The Neue Galerie is a museum of German and Austrian art. This phenomenal Ronald S. Lauder and Serge Sabarsky collection has a splendid home on Fifth Avenue.
The museum is devoted to early twentieth-century German And Austrian art and design, displayed on two exhibition floors. The second-floor galleries are dedicated to art from Vienna circa 1900, exploring the special relationship that existed then between the fine arts (of Gustav Klimt, Egon Schiele, Oskar Kokoschka, Richard Gertsl and Alfred Kubin) and the decorative arts (created at the Wiener Werk-stätte by such well-known figures as Josef Hoffmann, Koloman Moser and Dagobert Peche, and by such celebrated architects as Adolf Loos, Joseph Urban and Otto Wagner).

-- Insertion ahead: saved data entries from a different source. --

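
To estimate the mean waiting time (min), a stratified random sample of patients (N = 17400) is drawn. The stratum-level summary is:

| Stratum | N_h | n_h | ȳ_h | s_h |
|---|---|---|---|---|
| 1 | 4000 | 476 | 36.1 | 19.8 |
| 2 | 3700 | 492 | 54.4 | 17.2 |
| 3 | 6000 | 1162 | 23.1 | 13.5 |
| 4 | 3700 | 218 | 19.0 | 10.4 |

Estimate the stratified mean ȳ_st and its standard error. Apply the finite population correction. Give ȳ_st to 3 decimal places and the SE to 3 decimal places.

ȳ_st = Σ W_h ȳ_h = (4000·36.1 + 3700·54.4 + 6000·23.1 + 3700·19.0)/17400 = 31.87241
V̂(ȳ_st) = Σ W_h² (1 − n_h/N_h) s_h²/n_h, with W_h = N_h/N and N = 17400:
  stratum 1: (4000/17400)²·(1 − 476/4000)·19.8²/476 = 0.0383461
  stratum 2: (3700/17400)²·(1 − 492/3700)·17.2²/492 = 0.0235738
  stratum 3: (6000/17400)²·(1 − 1162/6000)·13.5²/1162 = 0.0150377
  stratum 4: (3700/17400)²·(1 − 218/3700)·10.4²/218 = 0.0211126
V̂(ȳ_st) = 0.0980701
SE(ȳ_st) = √0.0980701 = 0.313162

ȳ_st ≈ 31.872, SE ≈ 0.313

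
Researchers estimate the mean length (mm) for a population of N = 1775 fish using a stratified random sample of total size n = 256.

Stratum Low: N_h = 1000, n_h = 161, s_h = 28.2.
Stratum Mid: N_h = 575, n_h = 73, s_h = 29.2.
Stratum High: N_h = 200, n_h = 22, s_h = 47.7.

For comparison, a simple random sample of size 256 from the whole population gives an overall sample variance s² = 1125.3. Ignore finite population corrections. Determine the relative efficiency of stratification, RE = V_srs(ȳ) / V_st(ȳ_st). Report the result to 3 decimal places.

RE ≈ 1.070

V̂(ȳ_st) = Σ W_h² s_h²/n_h, with W_h = N_h/N and N = 1775:
  stratum Low: (1000/1775)²·28.2²/161 = 1.56775
  stratum Mid: (575/1775)²·29.2²/73 = 1.22569
  stratum High: (200/1775)²·47.7²/22 = 1.31304
V_st = 4.10648
V_srs = s²/n = 1125.3/256 = 4.3957
Relative efficiency = V_srs / V_st = 4.3957/4.10648 = 1.0704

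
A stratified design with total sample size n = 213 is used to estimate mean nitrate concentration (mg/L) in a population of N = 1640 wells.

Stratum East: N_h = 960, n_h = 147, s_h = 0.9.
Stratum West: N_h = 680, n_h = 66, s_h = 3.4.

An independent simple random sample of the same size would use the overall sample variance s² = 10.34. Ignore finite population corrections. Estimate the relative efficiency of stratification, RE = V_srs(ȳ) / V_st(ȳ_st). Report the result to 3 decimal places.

V̂(ȳ_st) = Σ W_h² s_h²/n_h, with W_h = N_h/N and N = 1640:
  stratum East: (960/1640)²·0.9²/147 = 0.00188809
  stratum West: (680/1640)²·3.4²/66 = 0.0301123
V_st = 0.0320004
V_srs = s²/n = 10.34/213 = 0.0485446
Relative efficiency = V_srs / V_st = 0.0485446/0.0320004 = 1.5170

RE ≈ 1.517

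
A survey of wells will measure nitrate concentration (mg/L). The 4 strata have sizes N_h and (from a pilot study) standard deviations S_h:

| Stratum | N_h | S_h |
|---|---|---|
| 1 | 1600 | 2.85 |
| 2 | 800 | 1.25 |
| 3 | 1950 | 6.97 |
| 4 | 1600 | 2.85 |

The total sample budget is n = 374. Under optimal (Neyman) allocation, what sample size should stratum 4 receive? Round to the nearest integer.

72

Neyman allocation: n_h = n · N_h S_h / Σ N_i S_i, with n = 374.
  stratum 1: N_h·S_h = 1600·2.85 = 4560.00
  stratum 2: N_h·S_h = 800·1.25 = 1000.00
  stratum 3: N_h·S_h = 1950·6.97 = 13591.50
  stratum 4: N_h·S_h = 1600·2.85 = 4560.00
Σ N_h S_h = 23711.50
n for stratum 4 = 374·4560.00/23711.50 = 71.925 → 72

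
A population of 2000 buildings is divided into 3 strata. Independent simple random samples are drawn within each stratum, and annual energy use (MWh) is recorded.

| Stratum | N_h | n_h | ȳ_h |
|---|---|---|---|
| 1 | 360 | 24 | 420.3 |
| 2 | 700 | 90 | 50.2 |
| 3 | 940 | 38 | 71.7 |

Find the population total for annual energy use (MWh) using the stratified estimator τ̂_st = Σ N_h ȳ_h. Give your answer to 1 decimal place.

τ̂_st ≈ 253846.0

τ̂_st = Σ N_h ȳ_h = 360·420.3 + 700·50.2 + 940·71.7 = 253846.0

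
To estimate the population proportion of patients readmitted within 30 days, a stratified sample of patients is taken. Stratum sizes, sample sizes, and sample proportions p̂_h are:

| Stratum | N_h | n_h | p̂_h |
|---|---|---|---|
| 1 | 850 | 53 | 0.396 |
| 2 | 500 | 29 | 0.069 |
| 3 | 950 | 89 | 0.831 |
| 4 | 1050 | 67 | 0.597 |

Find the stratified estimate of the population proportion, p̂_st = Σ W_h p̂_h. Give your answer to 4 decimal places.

p̂_st ≈ 0.5336

N = 3350; stratum weights W_h = N_h/N.
p̂_st = Σ W_h p̂_h = (850·0.396 + 500·0.069 + 950·0.831 + 1050·0.597)/3350 = 0.53355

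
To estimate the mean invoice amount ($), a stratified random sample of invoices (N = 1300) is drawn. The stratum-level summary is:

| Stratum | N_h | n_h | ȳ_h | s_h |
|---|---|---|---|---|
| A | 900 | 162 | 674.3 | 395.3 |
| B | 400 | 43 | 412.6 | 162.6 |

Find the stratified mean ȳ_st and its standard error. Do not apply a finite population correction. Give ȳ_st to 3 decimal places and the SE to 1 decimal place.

ȳ_st ≈ 593.777, SE ≈ 22.8

ȳ_st = Σ W_h ȳ_h = (900·674.3 + 400·412.6)/1300 = 593.77692
V̂(ȳ_st) = Σ W_h² s_h²/n_h, with W_h = N_h/N and N = 1300:
  stratum A: (900/1300)²·395.3²/162 = 462.314
  stratum B: (400/1300)²·162.6²/43 = 58.2111
V̂(ȳ_st) = 520.525
SE(ȳ_st) = √520.525 = 22.815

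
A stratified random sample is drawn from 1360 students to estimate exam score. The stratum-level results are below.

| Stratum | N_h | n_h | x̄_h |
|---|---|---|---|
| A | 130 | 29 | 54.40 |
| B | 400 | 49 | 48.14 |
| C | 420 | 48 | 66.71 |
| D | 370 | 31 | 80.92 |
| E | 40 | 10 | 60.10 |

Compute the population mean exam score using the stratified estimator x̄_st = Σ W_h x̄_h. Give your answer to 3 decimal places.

N = Σ N_h = 1360. Stratum weights W_h = N_h/N.
x̄_st = (130·54.40 + 400·48.14 + 420·66.71 + 370·80.92 + 40·60.10) / 1360 = 63.74309

x̄_st ≈ 63.743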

The third-floor galleries feature German art representing various movements of the early twentieth century: the Blaue Reiter and its circle; the Brüke; the Bauhaus; the Neue Sachlichkeit; as well as applied arts from the Werkbund and the Bauhaus.
The museum's name (which means "new gallery") has its historical roots in various European institutions, artists' associations and commercial galleries, foremost the Neue Galerie in vienna, founded in 1923 by Otto Kallir. All sought to capture the innovative, modern spirit they discovered and pursued at the turn of the twentieth century.